Despite his pivotal role in the marketplace, the entrepreneur has not been accorded a major place in modern economic theory. Dominated by steady-state and equilibrium models, neo-classical economics occupies a world where change has been largely assumed away and where, as a consequence, there is little need for entrepreneurial activity. It is a tidy, pre-Heraclitean world, well-suited to mathematical formulae, but less relevant to the risk-taking businessman.
It is no surprise, then, that the contributors to this small volume have drawn independently on an economic tradition in which the role of entrepreneurship is fully recognised.
The Austrian economists Schumpeter, von Mises and Hayek, all describe an economic world in flux. In this world where markets are created, new wants are satisfied and enterprises are born and die, entrepreneurship is vital. As a present-day member of the ‘Austrian School’, Israel Kirzner, points out in this volume, it is this dynamism, this ‘ceaseless churning and agitation’, this ‘never-ending discovery process’ which produces economic growth and which determines the success of the market.
Entrepreneurial activity cannot, then be designed; its fruits are, at best, unsure. For the producers and managers of public policy, entrepreneurship has uncertain value. In social cost-benefit analysis, the potential gains under a regime where entrepreneurial activity is encouraged and rewarded are usually assigned little weight. The result, as Malcolm Fisher observes, is that government controls abound.
The conditions under which entrepreneurship prospers are a major concern of all contributors to this book. There must be sufficient rewards to activate the entrepreneurial faculties. Kirzner notes that ‘human beings tend to notice that which it is in their interest to notice.’ Entrepreneurial alertness cannot be commanded nor, as Karl Popper put it, “produced by rational methods’; it must be elicited by the anticipation of reward. Successful enterprise is the product of the diverse experimentation which results.

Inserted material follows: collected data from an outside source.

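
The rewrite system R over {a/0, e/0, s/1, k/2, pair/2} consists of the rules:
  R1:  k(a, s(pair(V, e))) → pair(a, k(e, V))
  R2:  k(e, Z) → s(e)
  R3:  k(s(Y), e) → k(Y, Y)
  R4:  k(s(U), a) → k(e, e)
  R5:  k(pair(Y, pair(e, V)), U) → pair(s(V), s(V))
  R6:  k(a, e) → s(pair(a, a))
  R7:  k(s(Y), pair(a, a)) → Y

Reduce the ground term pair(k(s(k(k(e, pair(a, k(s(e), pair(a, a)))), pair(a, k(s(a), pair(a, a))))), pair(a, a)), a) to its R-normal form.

pair(e, a)

1. pair(k(s(k(k(e, pair(a, k(s(e), pair(a, a)))), pair(a, k(s(a), pair(a, a))))), pair(a, a)), a)  →  pair(k(k(e, pair(a, k(s(e), pair(a, a)))), pair(a, k(s(a), pair(a, a)))), a)   [R7 at 1]
2. pair(k(k(e, pair(a, k(s(e), pair(a, a)))), pair(a, k(s(a), pair(a, a)))), a)  →  pair(k(s(e), pair(a, k(s(a), pair(a, a)))), a)   [R2 at 1.1]
3. pair(k(s(e), pair(a, k(s(a), pair(a, a)))), a)  →  pair(k(s(e), pair(a, a)), a)   [R7 at 1.2.2]
4. pair(k(s(e), pair(a, a)), a)  →  pair(e, a)   [R7 at 1]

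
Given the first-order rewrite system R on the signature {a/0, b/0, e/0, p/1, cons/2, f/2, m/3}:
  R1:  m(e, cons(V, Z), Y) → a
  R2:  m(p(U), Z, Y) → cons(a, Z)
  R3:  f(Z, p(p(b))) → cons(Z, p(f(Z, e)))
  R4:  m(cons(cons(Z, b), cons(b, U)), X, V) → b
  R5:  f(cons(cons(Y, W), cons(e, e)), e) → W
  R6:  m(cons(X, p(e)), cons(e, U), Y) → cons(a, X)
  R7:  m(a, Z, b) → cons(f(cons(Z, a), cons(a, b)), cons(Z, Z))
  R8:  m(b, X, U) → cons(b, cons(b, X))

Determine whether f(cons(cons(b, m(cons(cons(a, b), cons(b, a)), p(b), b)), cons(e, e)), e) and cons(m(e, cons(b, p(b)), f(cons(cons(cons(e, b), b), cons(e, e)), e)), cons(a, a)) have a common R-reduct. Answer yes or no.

Reduce t₁ = f(cons(cons(b, m(cons(cons(a, b), cons(b, a)), p(b), b)), cons(e, e)), e):
1. f(cons(cons(b, m(cons(cons(a, b), cons(b, a)), p(b), b)), cons(e, e)), e)  →  m(cons(cons(a, b), cons(b, a)), p(b), b)   [R5 at ε]
2. m(cons(cons(a, b), cons(b, a)), p(b), b)  →  b   [R4 at ε]

Reduce t₂ = cons(m(e, cons(b, p(b)), f(cons(cons(cons(e, b), b), cons(e, e)), e)), cons(a, a)):
1. cons(m(e, cons(b, p(b)), f(cons(cons(cons(e, b), b), cons(e, e)), e)), cons(a, a))  →  cons(a, cons(a, a))   [R1 at 1]

no — NF(t₁) = b, NF(t₂) = cons(a, cons(a, a))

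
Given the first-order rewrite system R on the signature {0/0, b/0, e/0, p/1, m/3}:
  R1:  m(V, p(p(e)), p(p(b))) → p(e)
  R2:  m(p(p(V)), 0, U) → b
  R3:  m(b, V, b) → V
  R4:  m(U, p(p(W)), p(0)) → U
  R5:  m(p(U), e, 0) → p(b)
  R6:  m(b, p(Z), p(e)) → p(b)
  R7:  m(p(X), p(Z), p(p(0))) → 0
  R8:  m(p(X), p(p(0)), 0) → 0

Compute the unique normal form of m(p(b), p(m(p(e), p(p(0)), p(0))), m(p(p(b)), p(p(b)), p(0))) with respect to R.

p(e)

1. m(p(b), p(m(p(e), p(p(0)), p(0))), m(p(p(b)), p(p(b)), p(0)))  →  m(p(b), p(p(e)), m(p(p(b)), p(p(b)), p(0)))   [R4 at 2.1]
2. m(p(b), p(p(e)), m(p(p(b)), p(p(b)), p(0)))  →  m(p(b), p(p(e)), p(p(b)))   [R4 at 3]
3. m(p(b), p(p(e)), p(p(b)))  →  p(e)   [R1 at ε]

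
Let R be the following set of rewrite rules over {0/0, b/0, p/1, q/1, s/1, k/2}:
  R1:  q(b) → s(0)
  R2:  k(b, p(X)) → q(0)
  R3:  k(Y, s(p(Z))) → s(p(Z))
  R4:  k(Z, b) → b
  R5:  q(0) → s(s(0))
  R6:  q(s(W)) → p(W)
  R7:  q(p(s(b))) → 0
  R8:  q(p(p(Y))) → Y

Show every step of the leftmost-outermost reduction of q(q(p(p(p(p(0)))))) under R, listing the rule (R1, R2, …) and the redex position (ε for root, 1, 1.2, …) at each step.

1. q(q(p(p(p(p(0))))))  →  q(p(p(0)))   [R8 at 1]
2. q(p(p(0)))  →  0   [R8 at ε]

0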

At a more mundane level, the would-be entrepreneur must have access to the resources necessary to realise his vision. Barry Maley argues that in a socialist society the class of potential entrepreneurs is limited because the average citizen does not have the means to accomplish his plans. Writing from his experience as a businessman, Neville Kennard comments on the difficulty faced by private companies in accumulating capital in a climate of high taxation.
Not surprisingly, government is a major determinant of the entrepreneurial climate. High taxation, government regulations and controls suppress the incentives to entrepreneurship. Intervention in the market distorts the signals about entrepreneurial opportunities. High inflation and frequent rule-changes increase uncertainty and dampen the preparedness to take risks. In the end, Kennard observes, it is not entrepreneurial activity as such which is difficult, but coping with the constraints imposed by government.

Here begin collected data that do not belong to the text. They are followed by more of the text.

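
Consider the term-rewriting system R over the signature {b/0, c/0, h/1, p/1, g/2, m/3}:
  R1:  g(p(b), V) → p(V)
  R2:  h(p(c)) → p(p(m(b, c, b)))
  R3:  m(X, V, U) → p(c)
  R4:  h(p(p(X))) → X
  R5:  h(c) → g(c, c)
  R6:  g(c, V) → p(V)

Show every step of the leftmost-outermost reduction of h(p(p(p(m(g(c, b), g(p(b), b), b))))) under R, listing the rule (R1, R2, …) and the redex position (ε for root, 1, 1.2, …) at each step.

1. h(p(p(p(m(g(c, b), g(p(b), b), b)))))  →  p(m(g(c, b), g(p(b), b), b))   [R4 at ε]
2. p(m(g(c, b), g(p(b), b), b))  →  p(p(c))   [R3 at 1]

p(p(c))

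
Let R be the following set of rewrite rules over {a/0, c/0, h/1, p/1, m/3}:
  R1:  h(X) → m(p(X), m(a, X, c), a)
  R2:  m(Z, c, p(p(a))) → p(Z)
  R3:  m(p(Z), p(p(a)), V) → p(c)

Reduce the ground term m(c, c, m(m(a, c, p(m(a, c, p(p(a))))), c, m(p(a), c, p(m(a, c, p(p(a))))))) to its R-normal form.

p(c)

1. m(c, c, m(m(a, c, p(m(a, c, p(p(a))))), c, m(p(a), c, p(m(a, c, p(p(a)))))))  →  m(c, c, m(m(a, c, p(p(a))), c, m(p(a), c, p(m(a, c, p(p(a)))))))   [R2 at 3.1.3.1]
2. m(c, c, m(m(a, c, p(p(a))), c, m(p(a), c, p(m(a, c, p(p(a)))))))  →  m(c, c, m(p(a), c, m(p(a), c, p(m(a, c, p(p(a)))))))   [R2 at 3.1]
3. m(c, c, m(p(a), c, m(p(a), c, p(m(a, c, p(p(a)))))))  →  m(c, c, m(p(a), c, m(p(a), c, p(p(a)))))   [R2 at 3.3.3.1]
4. m(c, c, m(p(a), c, m(p(a), c, p(p(a)))))  →  m(c, c, m(p(a), c, p(p(a))))   [R2 at 3.3]
5. m(c, c, m(p(a), c, p(p(a))))  →  m(c, c, p(p(a)))   [R2 at 3]
6. m(c, c, p(p(a)))  →  p(c)   [R2 at ε]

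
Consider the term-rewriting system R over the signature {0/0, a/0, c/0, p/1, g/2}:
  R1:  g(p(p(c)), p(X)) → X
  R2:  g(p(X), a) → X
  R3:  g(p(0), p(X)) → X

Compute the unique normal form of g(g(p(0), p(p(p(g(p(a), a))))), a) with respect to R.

p(a)

1. g(g(p(0), p(p(p(g(p(a), a))))), a)  →  g(p(p(g(p(a), a))), a)   [R3 at 1]
2. g(p(p(g(p(a), a))), a)  →  p(g(p(a), a))   [R2 at ε]
3. p(g(p(a), a))  →  p(a)   [R2 at 1]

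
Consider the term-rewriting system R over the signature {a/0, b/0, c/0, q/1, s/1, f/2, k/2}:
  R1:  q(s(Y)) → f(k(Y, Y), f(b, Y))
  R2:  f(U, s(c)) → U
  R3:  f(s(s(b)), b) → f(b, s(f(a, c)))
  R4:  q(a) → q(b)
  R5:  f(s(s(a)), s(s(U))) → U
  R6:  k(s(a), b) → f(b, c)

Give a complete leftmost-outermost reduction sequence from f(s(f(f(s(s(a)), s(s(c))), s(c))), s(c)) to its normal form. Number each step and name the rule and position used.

1. f(s(f(f(s(s(a)), s(s(c))), s(c))), s(c))  →  s(f(f(s(s(a)), s(s(c))), s(c)))   [R2 at ε]
2. s(f(f(s(s(a)), s(s(c))), s(c)))  →  s(f(s(s(a)), s(s(c))))   [R2 at 1]
3. s(f(s(s(a)), s(s(c))))  →  s(c)   [R5 at 1]

s(c)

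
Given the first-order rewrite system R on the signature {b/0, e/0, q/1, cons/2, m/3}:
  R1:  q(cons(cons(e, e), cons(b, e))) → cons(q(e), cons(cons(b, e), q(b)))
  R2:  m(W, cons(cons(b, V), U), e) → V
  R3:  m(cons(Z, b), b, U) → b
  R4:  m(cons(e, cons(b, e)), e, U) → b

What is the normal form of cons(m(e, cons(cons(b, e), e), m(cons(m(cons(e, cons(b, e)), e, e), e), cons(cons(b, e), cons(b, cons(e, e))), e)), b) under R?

1. cons(m(e, cons(cons(b, e), e), m(cons(m(cons(e, cons(b, e)), e, e), e), cons(cons(b, e), cons(b, cons(e, e))), e)), b)  →  cons(m(e, cons(cons(b, e), e), e), b)   [R2 at 1.3]
2. cons(m(e, cons(cons(b, e), e), e), b)  →  cons(e, b)   [R2 at 1]

cons(e, b)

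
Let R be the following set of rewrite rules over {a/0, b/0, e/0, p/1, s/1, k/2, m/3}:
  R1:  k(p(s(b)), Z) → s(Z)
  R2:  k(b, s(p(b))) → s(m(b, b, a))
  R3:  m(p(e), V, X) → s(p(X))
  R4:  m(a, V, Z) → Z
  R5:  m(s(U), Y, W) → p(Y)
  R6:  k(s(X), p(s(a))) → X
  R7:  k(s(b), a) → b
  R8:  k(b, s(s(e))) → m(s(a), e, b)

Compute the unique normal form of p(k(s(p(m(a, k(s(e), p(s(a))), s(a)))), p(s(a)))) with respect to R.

p(p(s(a)))

1. p(k(s(p(m(a, k(s(e), p(s(a))), s(a)))), p(s(a))))  →  p(p(m(a, k(s(e), p(s(a))), s(a))))   [R6 at 1]
2. p(p(m(a, k(s(e), p(s(a))), s(a))))  →  p(p(s(a)))   [R4 at 1.1]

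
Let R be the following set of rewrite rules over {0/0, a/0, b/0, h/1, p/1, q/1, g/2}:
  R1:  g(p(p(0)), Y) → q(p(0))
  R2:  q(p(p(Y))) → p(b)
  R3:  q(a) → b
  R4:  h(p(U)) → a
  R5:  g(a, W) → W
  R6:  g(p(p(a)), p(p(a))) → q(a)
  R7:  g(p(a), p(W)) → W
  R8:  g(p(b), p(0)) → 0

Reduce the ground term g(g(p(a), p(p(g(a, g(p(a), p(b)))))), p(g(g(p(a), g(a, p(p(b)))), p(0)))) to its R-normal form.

0

1. g(g(p(a), p(p(g(a, g(p(a), p(b)))))), p(g(g(p(a), g(a, p(p(b)))), p(0))))  →  g(p(g(a, g(p(a), p(b)))), p(g(g(p(a), g(a, p(p(b)))), p(0))))   [R7 at 1]
2. g(p(g(a, g(p(a), p(b)))), p(g(g(p(a), g(a, p(p(b)))), p(0))))  →  g(p(g(p(a), p(b))), p(g(g(p(a), g(a, p(p(b)))), p(0))))   [R5 at 1.1]
3. g(p(g(p(a), p(b))), p(g(g(p(a), g(a, p(p(b)))), p(0))))  →  g(p(b), p(g(g(p(a), g(a, p(p(b)))), p(0))))   [R7 at 1.1]
4. g(p(b), p(g(g(p(a), g(a, p(p(b)))), p(0))))  →  g(p(b), p(g(g(p(a), p(p(b))), p(0))))   [R5 at 2.1.1.2]
5. g(p(b), p(g(g(p(a), p(p(b))), p(0))))  →  g(p(b), p(g(p(b), p(0))))   [R7 at 2.1.1]
6. g(p(b), p(g(p(b), p(0))))  →  g(p(b), p(0))   [R8 at 2.1]
7. g(p(b), p(0))  →  0   [R8 at ε]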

Professor Kirzner and Professor Michael Porter examine the entrepreneur under comparative incentive structures. Kirzner compares the performance of entrepreneurs under free and regulated market economies with managers in socialised economies. Porter undertakes a similar task in analysing the incentives facing entrepreneurs in public and private sector enterprises in the Australian economy. Both writers reach similar conclusions. Although there are imperfect incentive structures within state enterprises, there
are no mechanisms to imitate the discovery process of the market. Change, particularly change threatening the extinction or radical restructuring of the enterprise, is beyond the scope of the state enterprise manager.
Emphasised throughout is the fragility of the entrepreneurial impulse. Keynes wrote:
Enterprise only pretends to itself to be mainly actuated by the statements in its own prospectus, however candid and sincere. Only a little more than an expedition to the South Pole is it based on an exact calculation of benefits to come. Thus if the animal spirits are
dimmed and the spontaneous optimism falters, leaving us to depend on nothing but a mathematical expectation, enterprise will falter and die .. . ‘
The danger of too much government, Maley concludes, is ‘the extinction of enterprise in all fields, except perhaps the entrepreneurial arts of the courtier and the gaoler.’

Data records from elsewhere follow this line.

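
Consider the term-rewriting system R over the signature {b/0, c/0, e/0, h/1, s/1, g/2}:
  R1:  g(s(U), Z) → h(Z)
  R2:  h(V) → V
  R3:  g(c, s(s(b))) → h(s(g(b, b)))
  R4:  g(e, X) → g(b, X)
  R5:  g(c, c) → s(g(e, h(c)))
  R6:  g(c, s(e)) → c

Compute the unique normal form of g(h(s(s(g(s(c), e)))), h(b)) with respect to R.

b

1. g(h(s(s(g(s(c), e)))), h(b))  →  g(s(s(g(s(c), e))), h(b))   [R2 at 1]
2. g(s(s(g(s(c), e))), h(b))  →  h(h(b))   [R1 at ε]
3. h(h(b))  →  h(b)   [R2 at ε]
4. h(b)  →  b   [R2 at ε]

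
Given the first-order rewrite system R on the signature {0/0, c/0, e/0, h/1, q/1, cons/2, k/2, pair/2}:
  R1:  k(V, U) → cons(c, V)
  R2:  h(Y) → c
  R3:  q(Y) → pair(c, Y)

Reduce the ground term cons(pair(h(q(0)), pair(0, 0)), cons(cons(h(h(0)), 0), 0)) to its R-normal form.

1. cons(pair(h(q(0)), pair(0, 0)), cons(cons(h(h(0)), 0), 0))  →  cons(pair(c, pair(0, 0)), cons(cons(h(h(0)), 0), 0))   [R2 at 1.1]
2. cons(pair(c, pair(0, 0)), cons(cons(h(h(0)), 0), 0))  →  cons(pair(c, pair(0, 0)), cons(cons(c, 0), 0))   [R2 at 2.1.1]

cons(pair(c, pair(0, 0)), cons(cons(c, 0), 0))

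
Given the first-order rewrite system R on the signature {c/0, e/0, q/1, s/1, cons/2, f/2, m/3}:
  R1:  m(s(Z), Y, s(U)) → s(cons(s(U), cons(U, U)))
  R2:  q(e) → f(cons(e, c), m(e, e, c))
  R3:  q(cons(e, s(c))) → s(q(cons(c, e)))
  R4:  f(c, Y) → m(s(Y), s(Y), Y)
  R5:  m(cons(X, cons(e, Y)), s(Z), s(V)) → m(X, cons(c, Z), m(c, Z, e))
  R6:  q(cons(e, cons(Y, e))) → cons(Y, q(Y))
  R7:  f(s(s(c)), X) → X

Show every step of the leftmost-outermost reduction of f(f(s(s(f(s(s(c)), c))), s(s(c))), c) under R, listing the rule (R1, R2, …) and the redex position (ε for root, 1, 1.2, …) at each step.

1. f(f(s(s(f(s(s(c)), c))), s(s(c))), c)  →  f(f(s(s(c)), s(s(c))), c)   [R7 at 1.1.1.1]
2. f(f(s(s(c)), s(s(c))), c)  →  f(s(s(c)), c)   [R7 at 1]
3. f(s(s(c)), c)  →  c   [R7 at ε]

c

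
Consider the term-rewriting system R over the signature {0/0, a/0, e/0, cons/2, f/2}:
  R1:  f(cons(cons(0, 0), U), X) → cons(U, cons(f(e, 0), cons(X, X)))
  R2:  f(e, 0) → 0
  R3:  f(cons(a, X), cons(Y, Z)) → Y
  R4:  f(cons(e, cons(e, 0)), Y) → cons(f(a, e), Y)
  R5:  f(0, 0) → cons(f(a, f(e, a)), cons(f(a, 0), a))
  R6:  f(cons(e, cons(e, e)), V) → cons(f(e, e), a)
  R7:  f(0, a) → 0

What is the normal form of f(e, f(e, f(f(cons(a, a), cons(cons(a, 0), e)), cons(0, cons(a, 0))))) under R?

1. f(e, f(e, f(f(cons(a, a), cons(cons(a, 0), e)), cons(0, cons(a, 0)))))  →  f(e, f(e, f(cons(a, 0), cons(0, cons(a, 0)))))   [R3 at 2.2.1]
2. f(e, f(e, f(cons(a, 0), cons(0, cons(a, 0)))))  →  f(e, f(e, 0))   [R3 at 2.2]
3. f(e, f(e, 0))  →  f(e, 0)   [R2 at 2]
4. f(e, 0)  →  0   [R2 at ε]

0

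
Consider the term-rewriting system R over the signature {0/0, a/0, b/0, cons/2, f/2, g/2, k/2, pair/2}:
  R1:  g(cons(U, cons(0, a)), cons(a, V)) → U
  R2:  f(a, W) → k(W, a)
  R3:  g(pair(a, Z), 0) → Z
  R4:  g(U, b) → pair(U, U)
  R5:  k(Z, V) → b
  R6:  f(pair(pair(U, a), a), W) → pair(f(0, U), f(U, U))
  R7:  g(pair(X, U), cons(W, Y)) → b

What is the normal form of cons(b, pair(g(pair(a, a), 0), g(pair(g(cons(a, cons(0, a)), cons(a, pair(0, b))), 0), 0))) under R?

1. cons(b, pair(g(pair(a, a), 0), g(pair(g(cons(a, cons(0, a)), cons(a, pair(0, b))), 0), 0)))  →  cons(b, pair(a, g(pair(g(cons(a, cons(0, a)), cons(a, pair(0, b))), 0), 0)))   [R3 at 2.1]
2. cons(b, pair(a, g(pair(g(cons(a, cons(0, a)), cons(a, pair(0, b))), 0), 0)))  →  cons(b, pair(a, g(pair(a, 0), 0)))   [R1 at 2.2.1.1]
3. cons(b, pair(a, g(pair(a, 0), 0)))  →  cons(b, pair(a, 0))   [R3 at 2.2]

cons(b, pair(a, 0))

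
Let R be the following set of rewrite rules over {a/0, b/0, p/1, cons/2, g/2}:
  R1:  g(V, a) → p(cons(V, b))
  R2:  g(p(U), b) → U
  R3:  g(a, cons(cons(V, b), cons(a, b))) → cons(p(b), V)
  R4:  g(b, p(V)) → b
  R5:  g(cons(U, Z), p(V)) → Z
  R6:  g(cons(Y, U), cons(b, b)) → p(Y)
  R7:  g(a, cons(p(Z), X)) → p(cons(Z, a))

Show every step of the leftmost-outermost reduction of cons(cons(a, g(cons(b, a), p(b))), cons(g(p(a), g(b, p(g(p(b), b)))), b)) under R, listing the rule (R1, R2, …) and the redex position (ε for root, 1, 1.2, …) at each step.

1. cons(cons(a, g(cons(b, a), p(b))), cons(g(p(a), g(b, p(g(p(b), b)))), b))  →  cons(cons(a, a), cons(g(p(a), g(b, p(g(p(b), b)))), b))   [R5 at 1.2]
2. cons(cons(a, a), cons(g(p(a), g(b, p(g(p(b), b)))), b))  →  cons(cons(a, a), cons(g(p(a), b), b))   [R4 at 2.1.2]
3. cons(cons(a, a), cons(g(p(a), b), b))  →  cons(cons(a, a), cons(a, b))   [R2 at 2.1]

cons(cons(a, a), cons(a, b))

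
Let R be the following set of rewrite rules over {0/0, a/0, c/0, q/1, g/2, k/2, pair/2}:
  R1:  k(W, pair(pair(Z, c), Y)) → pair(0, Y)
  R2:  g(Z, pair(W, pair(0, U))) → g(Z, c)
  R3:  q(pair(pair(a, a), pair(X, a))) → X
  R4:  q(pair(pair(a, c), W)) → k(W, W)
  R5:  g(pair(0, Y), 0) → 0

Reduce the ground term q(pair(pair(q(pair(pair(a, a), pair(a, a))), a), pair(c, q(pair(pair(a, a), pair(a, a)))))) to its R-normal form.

c

1. q(pair(pair(q(pair(pair(a, a), pair(a, a))), a), pair(c, q(pair(pair(a, a), pair(a, a))))))  →  q(pair(pair(a, a), pair(c, q(pair(pair(a, a), pair(a, a))))))   [R3 at 1.1.1]
2. q(pair(pair(a, a), pair(c, q(pair(pair(a, a), pair(a, a))))))  →  q(pair(pair(a, a), pair(c, a)))   [R3 at 1.2.2]
3. q(pair(pair(a, a), pair(c, a)))  →  c   [R3 at ε]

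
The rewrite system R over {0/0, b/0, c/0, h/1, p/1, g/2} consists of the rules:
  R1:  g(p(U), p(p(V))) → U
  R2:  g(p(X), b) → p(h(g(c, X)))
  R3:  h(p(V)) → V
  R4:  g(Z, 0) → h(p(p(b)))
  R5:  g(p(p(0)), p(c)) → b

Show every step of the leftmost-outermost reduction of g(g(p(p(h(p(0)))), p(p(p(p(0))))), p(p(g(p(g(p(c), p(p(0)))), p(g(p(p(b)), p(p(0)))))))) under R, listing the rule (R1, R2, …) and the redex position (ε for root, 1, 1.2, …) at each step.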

As befits a volume of a Policy Forum series, the papers reproduced in the body of this book were originally delivered at a seminar on entrepreneurship conducted by the Centre for Independent Studies in November 1981. Because of a failure of recording equipment, the discussion from that forum has been omitted from this volume. In its place, Israel Kirzner’s influential paper, ‘The Primacy of Entrepreneurial Discovery’, referred to by several of the contributors, is included as an appendix.